Namun, ayahnya selalu mengusir dan memintanya untuk kembali ke indekos di Jalan Pabrik Tenun.
"Selama ini aku ngekos sama suami. Kami kos di Jalan Pabrik Tenun. Aku sudah enggak tahan sama suamiku, aku dipaksa untuk jadi pelacur agar bisa beli sabusabunya. Suamiku pemakai narkoba, kalau aku enggak kasih uang pasti di tampar, dipukul wajahku. Berulangkali aku pulang ke rumah bapak, cuma ayahku bilang malu digosipkan tetangga, borunya hamil kok pulang ke rumah, makanya aku diusir," ujarnya.
EB menuturkan, saat usia kehamilannya masih dua bulan pernah dijual kepada bandar sabu sabu, teman suaminya. Kala itu, teman suaminya datang ke indekos dan menyampaikan tertarik berhubungan badan. Sehingga, dia tidak berani menolak permintaan Indra.

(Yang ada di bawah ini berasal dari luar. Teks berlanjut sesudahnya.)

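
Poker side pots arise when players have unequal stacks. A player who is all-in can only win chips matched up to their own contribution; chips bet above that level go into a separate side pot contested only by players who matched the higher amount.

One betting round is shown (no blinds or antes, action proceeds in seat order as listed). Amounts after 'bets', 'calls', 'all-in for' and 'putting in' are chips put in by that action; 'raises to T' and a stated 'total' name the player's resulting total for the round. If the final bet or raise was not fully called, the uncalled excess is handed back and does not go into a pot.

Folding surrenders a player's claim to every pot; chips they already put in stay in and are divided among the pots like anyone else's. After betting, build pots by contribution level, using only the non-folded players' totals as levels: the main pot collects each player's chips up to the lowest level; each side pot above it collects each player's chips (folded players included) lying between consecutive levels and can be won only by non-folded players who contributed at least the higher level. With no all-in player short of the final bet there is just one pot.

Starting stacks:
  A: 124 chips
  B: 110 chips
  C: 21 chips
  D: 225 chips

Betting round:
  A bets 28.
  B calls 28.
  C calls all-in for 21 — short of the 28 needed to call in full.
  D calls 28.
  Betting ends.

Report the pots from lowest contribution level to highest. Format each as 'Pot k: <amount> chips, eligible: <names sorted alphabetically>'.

Contributions: A=28, B=28, C=21, D=28
Pot levels (distinct totals of non-folded players): 21, 28
Layer 1-21: 21 each from A, B, C, D = 21*4 = 84 chips; eligible A, B, C, D
Layer 22-28: 7 each from A, B, D = 7*3 = 21 chips; eligible A, B, D

Pot 1: 84 chips, eligible: A, B, C, D
Pot 2: 21 chips, eligible: A, B, D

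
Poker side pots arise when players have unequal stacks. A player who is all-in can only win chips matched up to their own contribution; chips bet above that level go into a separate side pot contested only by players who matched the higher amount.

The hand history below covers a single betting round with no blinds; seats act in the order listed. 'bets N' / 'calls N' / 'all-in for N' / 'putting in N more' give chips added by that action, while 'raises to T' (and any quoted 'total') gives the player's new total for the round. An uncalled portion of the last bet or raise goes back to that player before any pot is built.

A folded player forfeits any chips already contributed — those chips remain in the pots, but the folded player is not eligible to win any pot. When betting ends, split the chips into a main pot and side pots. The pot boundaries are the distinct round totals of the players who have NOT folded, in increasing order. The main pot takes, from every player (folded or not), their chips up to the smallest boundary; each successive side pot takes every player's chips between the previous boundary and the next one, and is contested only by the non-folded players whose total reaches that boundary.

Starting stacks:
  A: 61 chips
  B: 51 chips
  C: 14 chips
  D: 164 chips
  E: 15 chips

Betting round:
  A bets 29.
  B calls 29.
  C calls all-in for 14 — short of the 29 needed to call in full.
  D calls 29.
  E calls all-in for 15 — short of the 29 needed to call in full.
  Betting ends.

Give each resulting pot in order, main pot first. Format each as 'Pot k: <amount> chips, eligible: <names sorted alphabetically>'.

Contributions: A=29, B=29, C=14, D=29, E=15
Pot levels (distinct totals of non-folded players): 14, 15, 29
Layer 1-14: 14 each from A, B, C, D, E = 14*5 = 70 chips; eligible A, B, C, D, E
Layer 15-15: 1 each from A, B, D, E = 1*4 = 4 chips; eligible A, B, D, E
Layer 16-29: 14 each from A, B, D = 14*3 = 42 chips; eligible A, B, D

Pot 1: 70 chips, eligible: A, B, C, D, E
Pot 2: 4 chips, eligible: A, B, D, E
Pot 3: 42 chips, eligible: A, B, D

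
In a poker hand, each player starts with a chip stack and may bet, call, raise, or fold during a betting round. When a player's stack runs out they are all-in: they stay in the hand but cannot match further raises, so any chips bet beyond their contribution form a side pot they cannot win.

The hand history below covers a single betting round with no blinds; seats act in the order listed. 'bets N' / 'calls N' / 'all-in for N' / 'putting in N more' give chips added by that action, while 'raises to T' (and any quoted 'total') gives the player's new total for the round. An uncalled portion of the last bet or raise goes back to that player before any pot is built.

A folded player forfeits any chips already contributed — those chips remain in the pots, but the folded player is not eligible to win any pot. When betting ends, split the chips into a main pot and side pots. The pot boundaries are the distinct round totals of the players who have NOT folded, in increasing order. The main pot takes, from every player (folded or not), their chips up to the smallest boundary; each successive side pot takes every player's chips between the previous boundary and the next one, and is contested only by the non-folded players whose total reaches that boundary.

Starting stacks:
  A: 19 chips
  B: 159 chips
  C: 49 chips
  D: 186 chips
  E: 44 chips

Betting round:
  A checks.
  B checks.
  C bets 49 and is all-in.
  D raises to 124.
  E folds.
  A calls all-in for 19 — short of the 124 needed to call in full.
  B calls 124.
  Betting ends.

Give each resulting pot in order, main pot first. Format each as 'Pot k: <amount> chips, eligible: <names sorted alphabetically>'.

Pot 1: 76 chips, eligible: A, B, C, D
Pot 2: 90 chips, eligible: B, C, D
Pot 3: 150 chips, eligible: B, D

Derivation:
Contributions: A=19, B=124, C=49, D=124
Folded: E
Pot levels (distinct totals of non-folded players): 19, 49, 124
Layer 1-19: 19 each from A, B, C, D = 19*4 = 76 chips; eligible A, B, C, D
Layer 20-49: 30 each from B, C, D = 30*3 = 90 chips; eligible B, C, D
Layer 50-124: 75 each from B, D = 75*2 = 150 chips; eligible B, D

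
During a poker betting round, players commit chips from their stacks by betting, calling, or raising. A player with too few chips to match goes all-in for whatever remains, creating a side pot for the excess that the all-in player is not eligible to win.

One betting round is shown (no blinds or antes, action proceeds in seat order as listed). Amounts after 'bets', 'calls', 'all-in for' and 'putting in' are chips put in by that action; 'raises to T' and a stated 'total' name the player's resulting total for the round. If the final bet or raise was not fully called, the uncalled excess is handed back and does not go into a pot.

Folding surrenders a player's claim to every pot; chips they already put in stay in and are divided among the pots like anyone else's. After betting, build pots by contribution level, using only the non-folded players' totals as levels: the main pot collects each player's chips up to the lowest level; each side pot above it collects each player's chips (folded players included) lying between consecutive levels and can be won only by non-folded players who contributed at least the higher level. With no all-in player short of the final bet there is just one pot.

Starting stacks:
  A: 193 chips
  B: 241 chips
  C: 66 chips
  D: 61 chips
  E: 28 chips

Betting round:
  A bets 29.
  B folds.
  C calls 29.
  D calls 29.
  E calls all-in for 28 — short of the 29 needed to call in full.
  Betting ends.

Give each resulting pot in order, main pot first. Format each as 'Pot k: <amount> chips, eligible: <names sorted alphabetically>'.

Contributions: A=29, C=29, D=29, E=28
Folded: B
Pot levels (distinct totals of non-folded players): 28, 29
Layer 1-28: 28 each from A, C, D, E = 28*4 = 112 chips; eligible A, C, D, E
Layer 29-29: 1 each from A, C, D = 1*3 = 3 chips; eligible A, C, D

Pot 1: 112 chips, eligible: A, C, D, E
Pot 2: 3 chips, eligible: A, C, D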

"Waktu aku masih hamil dua bulan, teman suamiku datang ngatar sabu-sabu ke kos. Jadi, temannya bilang sor sama aku, pengin berhubungan badan. Suami bilang, bunda kawan ayah pengin berhubungan sama badan sama bunda. Awalnya aku enggak mau, cuma suamiku marah-marah jadi aku dibawa ke Hotel Novi, Simpang Barat, di dalam kamar sudah ada teman suamiku dan aku melayani selama satu malam," katanya.
Ia mengungkapkan, saat itu dapat bayaran dari teman suaminya Rp 500 ribu. Namun, setelah menerima uang itu, Indra (suaminya) meminta uang tersebut untuk membeli sabu-sabu di Kampungkubur.